What in effect Caravaggio is doing systematically and deliberately, for the first time in the history of art, is destroying the space between the event in the painting and the people looking at it. He is giving us direct windows into life, whether religious life or ordinary life. Indeed, they are more than windows; we are in the same room or manger or tomb or prison where the events are taking place. Even we, whose vision and sense of reality has been blunted and distorted by television and the cinema, still get tremendous impressions of participating when we see his great canvases close to. What then must it have been like in the early seventeenth century, for people who had never come across anything approaching this blast of actuality, to be brought face-to-face with a reenactment of sacred events in two dimensions? Artists were particularly struck, or perhaps shocked is a better word; but horribly stimulated too, and stirred to find out exactly how the man did it. This was no easy matter, either, for Caravaggio’s work was already becoming scattered in his lifetime. He was changing all the time, and in his last canvases, such as The Beheading of St John the Baptist (Valletta Cathedral) and Adoration of the Shepherds (Messina, Musee Regionale) he was using black space as a powerful character in the composition, threatening to overwhelm the lit areas, sometimes crowded into a mere quarter of the canvas. These experiments were the most important happenings in art, at least so far as artists themselves were concerned, since Leonardo painted. Moreover, Caravaggio, despite all his difficulties, always finished each piece of work if he possibly could, then went directly on to another, with fresh ideas and new experiments.

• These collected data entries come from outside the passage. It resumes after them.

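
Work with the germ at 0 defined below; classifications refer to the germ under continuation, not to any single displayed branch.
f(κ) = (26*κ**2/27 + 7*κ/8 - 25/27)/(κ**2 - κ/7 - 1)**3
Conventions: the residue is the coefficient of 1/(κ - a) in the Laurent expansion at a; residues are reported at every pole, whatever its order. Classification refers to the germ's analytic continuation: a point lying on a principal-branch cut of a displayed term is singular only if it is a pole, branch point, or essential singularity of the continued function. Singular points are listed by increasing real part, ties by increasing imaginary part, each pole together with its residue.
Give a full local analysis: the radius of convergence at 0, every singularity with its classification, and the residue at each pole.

Radius of convergence at 0: -1/14 + (1/14)*sqrt(197).
At 1/14 - (1/14)*sqrt(197): a pole of order 3; residue (25727401/1651400568)*sqrt(197).
At 1/14 + (1/14)*sqrt(197): a pole of order 3; residue -(25727401/1651400568)*sqrt(197).


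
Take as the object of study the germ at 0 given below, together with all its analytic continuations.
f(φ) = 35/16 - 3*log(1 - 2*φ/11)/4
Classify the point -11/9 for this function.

The point is a regular point.

There is no denominator, hence no pole anywhere.
Branch term log(1 - φ/(11/2)): argument at -11/9 is 11/9, nonzero, so -11/9 is not its branch point (a point on a principal cut is still regular for the continued germ).
So the germ continues analytically to -11/9.


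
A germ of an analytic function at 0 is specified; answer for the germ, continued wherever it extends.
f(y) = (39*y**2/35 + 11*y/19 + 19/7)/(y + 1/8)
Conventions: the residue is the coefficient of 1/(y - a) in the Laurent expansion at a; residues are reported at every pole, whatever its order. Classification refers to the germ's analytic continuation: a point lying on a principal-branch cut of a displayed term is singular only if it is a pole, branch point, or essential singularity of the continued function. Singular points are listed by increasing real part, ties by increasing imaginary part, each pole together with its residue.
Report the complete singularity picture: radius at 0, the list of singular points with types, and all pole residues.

Radius of convergence at 0: 1/8.
At -1/8: a pole of order 1; residue 113181/42560.

Denominator factor (y + 1/8): pole of order 1 at -1/8, modulus 1/8.
The radius of convergence is the smallest modulus among the singular points: 1/8.
At the order-1 pole -1/8 set g(y) = (y - (-1/8))*f(y) = 39*y**2/35 + 11*y/19 + 19/7.
Simple pole: residue = g(a) at a = -1/8, which is 113181/42560.


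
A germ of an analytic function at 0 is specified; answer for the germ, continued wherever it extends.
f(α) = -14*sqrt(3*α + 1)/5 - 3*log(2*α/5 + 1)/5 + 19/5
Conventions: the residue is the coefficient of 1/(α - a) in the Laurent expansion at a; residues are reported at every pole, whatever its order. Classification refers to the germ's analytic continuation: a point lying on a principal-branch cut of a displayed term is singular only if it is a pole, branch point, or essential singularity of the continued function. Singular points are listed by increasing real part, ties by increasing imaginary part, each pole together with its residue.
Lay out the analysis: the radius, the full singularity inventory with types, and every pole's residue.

Branch term (-14/5)*sqrt(1 - α/(-1/3)): its argument vanishes at α = -1/3, a square-root branch point, modulus 1/3.
Branch term (-3/5)*log(1 - α/(-5/2)): its argument vanishes at α = -5/2, a logarithmic branch point, modulus 5/2.
The radius of convergence is the smallest modulus among the singular points: 1/3.
List the singular points by increasing real part (a conjugate pair: the negative imaginary part first).

Radius of convergence at 0: 1/3.
At -5/2: a logarithmic branch point.
At -1/3: an algebraic (square-root) branch point.


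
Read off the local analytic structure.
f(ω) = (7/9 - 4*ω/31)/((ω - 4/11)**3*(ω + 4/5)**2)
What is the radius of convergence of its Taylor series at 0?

The radius of convergence is 4/11.

Denominator factor (ω - 4/11)^3: pole of order 3 at 4/11, modulus 4/11.
Denominator factor (ω + 4/5)^2: pole of order 2 at -4/5, modulus 4/5.
The radius of convergence is the smallest modulus among the singular points: 4/11.


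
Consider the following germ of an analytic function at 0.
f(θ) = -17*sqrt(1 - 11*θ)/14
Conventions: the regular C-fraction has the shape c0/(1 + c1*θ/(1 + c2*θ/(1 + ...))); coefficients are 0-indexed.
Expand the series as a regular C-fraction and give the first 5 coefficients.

Taylor coefficients (expand at 0): a_0 = -17/14, a_1 = 187/28, a_2 = 2057/112, a_3 = 22627/224, a_4 = 1244485/1792.
c0 = a_0 = -17/14. Peel one level at a time: if S = 1 + c*θ/S' with S'(0) = 1, then c is the θ-coefficient of S and S' = c*θ/(S - 1).
S_1 = c0/f = 1 + (11/2)*θ + (363/8)*θ^2 + ...; c1 = 11/2.
S_2 = c1*θ/(S_1 - 1) = 1 + (-33/4)*θ + (-121/16)*θ^2 + ...; c2 = -33/4.
S_3 = c2*θ/(S_2 - 1) = 1 + (-11/12)*θ + (-605/144)*θ^2 + ...; c3 = -11/12.
S_4 = c3*θ/(S_3 - 1) = 1 + (-55/12)*θ + ...; c4 = -55/12.

The regular C-fraction coefficients are [-17/14, 11/2, -33/4, -11/12, -55/12].


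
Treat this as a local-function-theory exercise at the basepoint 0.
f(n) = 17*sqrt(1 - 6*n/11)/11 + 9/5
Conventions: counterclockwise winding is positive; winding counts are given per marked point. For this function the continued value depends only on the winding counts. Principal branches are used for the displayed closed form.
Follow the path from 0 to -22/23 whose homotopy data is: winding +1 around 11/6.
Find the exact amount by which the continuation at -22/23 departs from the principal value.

Continued minus principal equals -(34/253)*sqrt(805).

The rational part is single-valued and drops out of the difference; each branch term changes only by its own monodromy.
(17/11)*sqrt(1 - n/(11/6)): winding +1 is odd, the square root flips sign, contributing -2*(17/11)*sqrt(1 - (-22/23)/(11/6)) = -2*(17/11)*sqrt(35/23) = -(34/253)*sqrt(805).
Summing the contributions at n = -22/23 gives -(34/253)*sqrt(805).


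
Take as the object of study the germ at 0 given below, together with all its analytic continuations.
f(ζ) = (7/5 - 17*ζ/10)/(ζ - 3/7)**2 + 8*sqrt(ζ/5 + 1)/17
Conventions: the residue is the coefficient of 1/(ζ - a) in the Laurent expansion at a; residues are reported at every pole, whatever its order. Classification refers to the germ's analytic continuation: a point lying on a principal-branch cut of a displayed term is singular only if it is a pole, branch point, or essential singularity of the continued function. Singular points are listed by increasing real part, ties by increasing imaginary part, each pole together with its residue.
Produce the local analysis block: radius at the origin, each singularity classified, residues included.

Radius of convergence at 0: 3/7.
At -5: an algebraic (square-root) branch point.
At 3/7: a pole of order 2; residue -17/10.

Denominator factor (ζ - 3/7)^2: pole of order 2 at 3/7, modulus 3/7.
Branch term (8/17)*sqrt(1 - ζ/(-5)): its argument vanishes at ζ = -5, a square-root branch point, modulus 5.
The radius of convergence is the smallest modulus among the singular points: 3/7.
The branch term is analytic at 3/7 and contributes nothing to the residue; only the rational part matters.
At the order-2 pole 3/7 set g(ζ) = (ζ - (3/7))^2*(rational part) = 7/5 - 17*ζ/10.
Order-2 pole: residue = g'(a); g'(3/7) = -17/10, so the residue is -17/10.
List the singular points by increasing real part (a conjugate pair: the negative imaginary part first).


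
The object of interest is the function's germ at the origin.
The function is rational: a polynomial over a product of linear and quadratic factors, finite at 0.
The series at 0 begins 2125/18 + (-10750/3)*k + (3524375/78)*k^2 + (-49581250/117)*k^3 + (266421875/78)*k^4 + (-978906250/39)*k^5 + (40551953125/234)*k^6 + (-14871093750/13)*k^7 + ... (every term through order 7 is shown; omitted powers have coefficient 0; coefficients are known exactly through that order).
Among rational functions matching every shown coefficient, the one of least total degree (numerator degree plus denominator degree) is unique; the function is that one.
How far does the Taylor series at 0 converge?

The radius of convergence is 1/5.

No rational of total degree below 5 reproduces all 8 coefficients; solving the [2/3] Pade equations on them gives f(k) = (30*k**2/13 - 29*k/2 + 17/18)/(k + 1/5)**3, whose expansion matches every shown term.
Denominator factor (k + 1/5)^3: pole of order 3 at -1/5, modulus 1/5.
The radius of convergence is the smallest modulus among the singular points: 1/5.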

There is no doubt about the impact Caravaggio’s work had on other artists. In the years immediately after his death, he was imitated by more artists than any other master of whom we have records. Caravaggism was a kind of fever which spread over the art world. In the last century, the art historian Benedict Nicolson spent much of his life collecting photographs of early seventeenth century works in the Caravaggio manner which eventually filled three large volumes. Caravaggio had a direct or indirect influence on all the greatest spirits of the century: Rubens, Hals, Rembrandt, Vermeer, Velazquez and Bernini.
From: A New History, by Paul Johnson.